Kickstarting your day with a structured routine can also make falling asleep much easier.
This could include meditation, physical exercise, or reading an inspiring book.
💡Pro Tip: I found Hal Elrod's book "The Miracle Morning" to be a bit of a life changer.
Don't worry if you read it; you perfect your routine and stop doing it after a week. That's the ADHD way, and I've learned to accept it.
As an ADHD entrepreneur, I now know how to add things to the start of my day that will benefit me. So even if I don't do everything, I know what I can do to give myself the best start.
Give it a read, and let us know what you think!
💡Pro Tip: Find an ADHD accountability buddy to help you get out of bed and get started in the morning (more on that below).
The Power of Purpose: Finding Your Reason To Wake Up! 🎯
We need a reason to pull ourselves away from the cosy comfort of our beds.
Be it a mission, a project, or a hobby - something that fuels your passion and makes you want to carpe that diem!
Finding something that ignites passion and motivation can make the morning routine something to look forward to rather than a chore.
And it doesn't have to be your morning routine; perhaps it's somewhere to go that you need to wake up early for or reward yourself for consistently waking up at the same time each day.
I like to add books to my Amazon wishlist and treat myself when I stick to a new habit for a certain amount of days (writer's life!).
Ensure your reward is something positive and helpful.

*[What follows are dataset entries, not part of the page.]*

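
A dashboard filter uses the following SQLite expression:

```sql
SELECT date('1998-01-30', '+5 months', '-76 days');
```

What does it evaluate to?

1998-04-15

Adding +5 months to 1998-01-30 gives 1998-06-30.
Applying '-76 days' to 1998-06-30: counting 76 days back gives 1998-04-15.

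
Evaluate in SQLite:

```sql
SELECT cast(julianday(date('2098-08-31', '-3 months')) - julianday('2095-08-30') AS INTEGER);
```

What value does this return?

Adding -3 months to 2098-08-31 gives 2098-05-31.
1 day remains in August 2095 after the 30th (31 − 30).
Full months from September 2095 through April 2098 contribute their day counts.
Then 31 days into May 2098.
Total: 1 + 30 + 31 + 30 + 31 + 31 + 29 + 31 + 30 + 31 + 30 + 31 + 31 + 30 + 31 + 30 + 31 + 31 + 28 + 31 + 30 + 31 + 30 + 31 + 31 + 30 + 31 + 30 + 31 + 31 + 28 + 31 + 30 + 31 = 1005.

1005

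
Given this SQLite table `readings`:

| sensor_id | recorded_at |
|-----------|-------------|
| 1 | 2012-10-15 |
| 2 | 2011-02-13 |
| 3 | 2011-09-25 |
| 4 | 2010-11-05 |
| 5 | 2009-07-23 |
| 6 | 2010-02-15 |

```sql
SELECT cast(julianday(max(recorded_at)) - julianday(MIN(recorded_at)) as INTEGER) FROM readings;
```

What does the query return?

MIN = 2009-07-23, MAX = 2012-10-15.
8 days remain in July 2009 after the 23rd (31 − 23).
Full months from August 2009 through September 2012 contribute their day counts.
Then 15 days into October 2012.
Total: 8 + 31 + 30 + 31 + 30 + 31 + 31 + 28 + 31 + 30 + 31 + 30 + 31 + 31 + 30 + 31 + 30 + 31 + 31 + 28 + 31 + 30 + 31 + 30 + 31 + 31 + 30 + 31 + 30 + 31 + 31 + 29 + 31 + 30 + 31 + 30 + 31 + 31 + 30 + 15 = 1180.

1180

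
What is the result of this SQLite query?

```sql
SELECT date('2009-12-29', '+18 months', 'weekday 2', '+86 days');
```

2011-09-29

Adding +18 months to 2009-12-29 gives 2011-06-29.
`weekday 2` advances to the next Tuesday; 2011-06-29 is a Wednesday, so it moves forward to 2011-07-05.
Applying '+86 days' to 2011-07-05: counting 86 days forward gives 2011-09-29.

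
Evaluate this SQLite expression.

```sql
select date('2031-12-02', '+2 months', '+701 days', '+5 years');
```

2039-01-03

Adding +2 months to 2031-12-02 gives 2032-02-02.
Applying '+701 days' to 2032-02-02: counting 701 days forward gives 2034-01-03.
Adding +5 years to 2034-01-03 gives 2039-01-03.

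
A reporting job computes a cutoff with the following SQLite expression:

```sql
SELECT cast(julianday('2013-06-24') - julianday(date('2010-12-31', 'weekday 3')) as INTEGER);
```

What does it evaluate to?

901

`weekday 3` advances to the next Wednesday; 2010-12-31 is a Friday, so it moves forward to 2011-01-05.
26 days remain in January 2011 after the 5th (31 − 5).
Full months from February 2011 through May 2013 contribute their day counts.
Then 24 days into June 2013.
Total: 26 + 28 + 31 + 30 + 31 + 30 + 31 + 31 + 30 + 31 + 30 + 31 + 31 + 29 + 31 + 30 + 31 + 30 + 31 + 31 + 30 + 31 + 30 + 31 + 31 + 28 + 31 + 30 + 31 + 24 = 901.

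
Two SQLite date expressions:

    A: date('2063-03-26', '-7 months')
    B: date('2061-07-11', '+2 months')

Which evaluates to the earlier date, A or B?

A = 2062-08-26.
B = 2061-09-11.
B is earlier.

B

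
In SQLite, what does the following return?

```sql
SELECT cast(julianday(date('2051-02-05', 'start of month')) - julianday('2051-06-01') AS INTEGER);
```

-120

`start of month` rewinds 2051-02-05 to 2051-02-01.
27 days remain in February 2051 after the 1st (28 − 1).
March 2051: 31 days.
April 2051: 30 days.
May 2051: 31 days.
Then 1 day into June 2051.
Total: 27 + 31 + 30 + 31 + 1 = 120.
The subtraction is earlier − later, so the result is −120 → -120.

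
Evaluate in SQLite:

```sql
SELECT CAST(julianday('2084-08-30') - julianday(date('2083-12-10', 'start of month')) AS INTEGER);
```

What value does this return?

`start of month` rewinds 2083-12-10 to 2083-12-01.
30 days remain in December 2083 after the 1st (31 − 1).
Full months from January 2084 through July 2084 contribute their day counts.
Then 30 days into August 2084.
Total: 30 + 31 + 29 + 31 + 30 + 31 + 30 + 31 + 30 = 273.

273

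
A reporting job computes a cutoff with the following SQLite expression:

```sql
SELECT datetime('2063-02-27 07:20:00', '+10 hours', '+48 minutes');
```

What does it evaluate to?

2063-02-27 18:08:00

+10 hours from 2063-02-27 07:20:00 is 2063-02-27 17:20:00.
+48 minutes from 2063-02-27 17:20:00 is 2063-02-27 18:08:00.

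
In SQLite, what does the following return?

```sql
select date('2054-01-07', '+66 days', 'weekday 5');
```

Applying '+66 days' to 2054-01-07: counting 66 days forward gives 2054-03-14.
`weekday 5` advances to the next Friday; 2054-03-14 is a Saturday, so it moves forward to 2054-03-20.

2054-03-20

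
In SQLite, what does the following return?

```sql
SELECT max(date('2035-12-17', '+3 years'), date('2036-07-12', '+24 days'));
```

date('2035-12-17', '+3 years') → 2038-12-17.
date('2036-07-12', '+24 days') → 2036-08-05.
Later of the two is 2038-12-17.

2038-12-17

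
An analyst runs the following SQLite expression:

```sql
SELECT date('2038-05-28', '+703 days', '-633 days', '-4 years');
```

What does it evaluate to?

Applying '+703 days' to 2038-05-28: counting 703 days forward gives 2040-04-30.
Applying '-633 days' to 2040-04-30: counting 633 days back gives 2038-08-06.
Adding -4 years to 2038-08-06 gives 2034-08-06.

2034-08-06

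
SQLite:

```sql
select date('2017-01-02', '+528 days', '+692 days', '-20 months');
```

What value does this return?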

A late night as a reward for an early rise isn't the treat you think it is!
Empowering Mornings 🥇: The ADHD Secret Sauce
Your mornings can be transformed from a chaotic battleground to a tranquil valley with the right strategies.
Tackle your day before it begins by organising your to-do list the night before. ✅
Avoid putting too much on the list, as this may induce anxiety while trying to sleep.
Instead, opt for three daily priorities and remind yourself that little in life constitutes an emergency.
You can get even further ahead by planning your week.
Again, three daily tasks will help you structure your time better and ensure you can commit to your new sleep schedule.
Another technique could be ADHD body doubling online. 👥
This strategy is where two people work independently in the same space, physically or virtually, providing a mutual sense of accountability and focus.
Your shared energy can increase dopamine, productivity and general happiness.
Many people opt for ADHD body doubling online as a way to kickstart their day.
Some practise guided meditation together, while others may plan the day ahead.
Others use ADHD coworking as a simple appointment to get started with the day.
It can also serve as a wake-up alarm because someone else will kick you out of bed by a certain time if you don't show up!
And even though time blindness and being late are common traits of ADHD, we can still do our best to control them.
Adding a regular morning body doubling session to your morning routine is an extra trick to commit to being accountable, getting a good night's sleep and showing up consistently.
And if you're still feeling the burn of the snooze, you can always put the coffee on!
You can check Deepwrk's ADHD accountability partner app to boost your morning spirit!
By incorporating these strategies and proactively addressing sleep issues, you can enhance daily functioning and experience better well-being.
Keep in mind that if you live in the UK the government’s Access to Work ADHD grant can help you cover costs for managing ADHD.